W tragicznym zdarzeniu, które miało miejsce w niedzielę 5 stycznia w Nowym Tomyślu (woj. wielkopolskie), mała dziewczynka zostało poważnie poparzona wrzątkiem. W chwili, gdy liczyły się sekundy, ratownicy z Lotniczego Pogotowia Ratunkowego szybko przylecieli na miejsce zdarzenia. Po wstępnym schłodzeniu i opatrzeniu ran, które były rozległe, dziewczynka została przetransportowana do szpitala w Poznaniu.

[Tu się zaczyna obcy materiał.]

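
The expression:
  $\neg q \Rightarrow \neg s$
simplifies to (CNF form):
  $q \vee \neg s$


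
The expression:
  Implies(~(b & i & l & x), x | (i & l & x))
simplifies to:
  x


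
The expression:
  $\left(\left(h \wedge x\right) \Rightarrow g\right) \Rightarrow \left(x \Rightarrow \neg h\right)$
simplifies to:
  $\neg g \vee \neg h \vee \neg x$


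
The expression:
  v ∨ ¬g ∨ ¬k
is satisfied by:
  {v: True, g: False, k: False}
  {g: False, k: False, v: False}
  {v: True, k: True, g: False}
  {k: True, g: False, v: False}
  {v: True, g: True, k: False}
  {g: True, v: False, k: False}
  {v: True, k: True, g: True}


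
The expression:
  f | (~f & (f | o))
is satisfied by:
  {o: True, f: True}
  {o: True, f: False}
  {f: True, o: False}


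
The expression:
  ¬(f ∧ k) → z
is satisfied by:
  {z: True, f: True, k: True}
  {z: True, f: True, k: False}
  {z: True, k: True, f: False}
  {z: True, k: False, f: False}
  {f: True, k: True, z: False}


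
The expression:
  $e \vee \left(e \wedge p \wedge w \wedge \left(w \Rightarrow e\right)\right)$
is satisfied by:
  {e: True}


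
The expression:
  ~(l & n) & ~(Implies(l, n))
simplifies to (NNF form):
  l & ~n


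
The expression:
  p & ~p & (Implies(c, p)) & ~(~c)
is never true.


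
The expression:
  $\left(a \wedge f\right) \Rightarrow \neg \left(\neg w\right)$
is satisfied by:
  {w: True, a: False, f: False}
  {w: False, a: False, f: False}
  {f: True, w: True, a: False}
  {f: True, w: False, a: False}
  {a: True, w: True, f: False}
  {a: True, w: False, f: False}
  {a: True, f: True, w: True}


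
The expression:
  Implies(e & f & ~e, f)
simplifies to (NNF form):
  True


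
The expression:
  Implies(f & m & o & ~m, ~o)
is always true.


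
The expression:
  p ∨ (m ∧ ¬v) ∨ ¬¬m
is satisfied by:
  {m: True, p: True}
  {m: True, p: False}
  {p: True, m: False}


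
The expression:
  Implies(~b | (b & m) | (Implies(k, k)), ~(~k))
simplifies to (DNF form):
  k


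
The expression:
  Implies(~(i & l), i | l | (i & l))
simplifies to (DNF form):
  i | l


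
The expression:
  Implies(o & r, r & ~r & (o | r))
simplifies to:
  ~o | ~r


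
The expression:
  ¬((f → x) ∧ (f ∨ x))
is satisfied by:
  {x: False}


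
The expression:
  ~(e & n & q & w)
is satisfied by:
  {w: False, e: False, q: False, n: False}
  {n: True, w: False, e: False, q: False}
  {q: True, w: False, e: False, n: False}
  {n: True, q: True, w: False, e: False}
  {e: True, n: False, w: False, q: False}
  {n: True, e: True, w: False, q: False}
  {q: True, e: True, n: False, w: False}
  {n: True, q: True, e: True, w: False}
  {w: True, q: False, e: False, n: False}
  {n: True, w: True, q: False, e: False}
  {q: True, w: True, n: False, e: False}
  {n: True, q: True, w: True, e: False}
  {e: True, w: True, q: False, n: False}
  {n: True, e: True, w: True, q: False}
  {q: True, e: True, w: True, n: False}


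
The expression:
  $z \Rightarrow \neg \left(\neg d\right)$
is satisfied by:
  {d: True, z: False}
  {z: False, d: False}
  {z: True, d: True}


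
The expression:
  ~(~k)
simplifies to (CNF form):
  k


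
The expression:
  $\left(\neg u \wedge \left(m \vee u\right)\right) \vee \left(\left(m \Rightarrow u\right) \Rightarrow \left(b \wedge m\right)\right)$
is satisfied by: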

TRAGICZNY WYPADek W NOWYM TOMYŚLU
Do wypadku doszło wczesnym popołudniem, około godziny 12.20, gdy służby ratunkowe otrzymały wezwanie do jednego z bloków mieszkalnych. Rodzice półtorarocznej dziewczynki zgłosili, że ich dziecko zostało poważnie poparzone, prawdopodobnie po tym, jak wylało na siebie gorącą wodę z naczynia.
BEZCENNA POMOC RATOWNIKÓW
Na miejsce zdarzenia wysłano dwie jednostki ratowniczo-gaśnicze z Nowego Tomyśla oraz Ochotniczą Straż Pożarną z Róży i zespół ratownictwa medycznego. Jak relacjonował dyżurny straży pożarnej, ratownicy skupili się przede wszystkim na schłodzeniu poparzonych miejsc za pomocą opatrunków hydrożelowych oraz na przekazaniu dziewczynki w ręce lekarzy.
POWIĄZANE ZDARZENIA
Obrażenia, jakie odniosła dziewczynka, okazały się być poważne — poparzenia obejmowały twarz, rączki oraz brzuch. Została przetransportowana śmigłowcem do szpitala w Poznaniu, gdzie będzie kontynuowana jej pomoc medyczna. Policja prowadzi śledztwo mające na celu ustalenie okoliczności oraz przebiegu tego dramatycznego incydentu.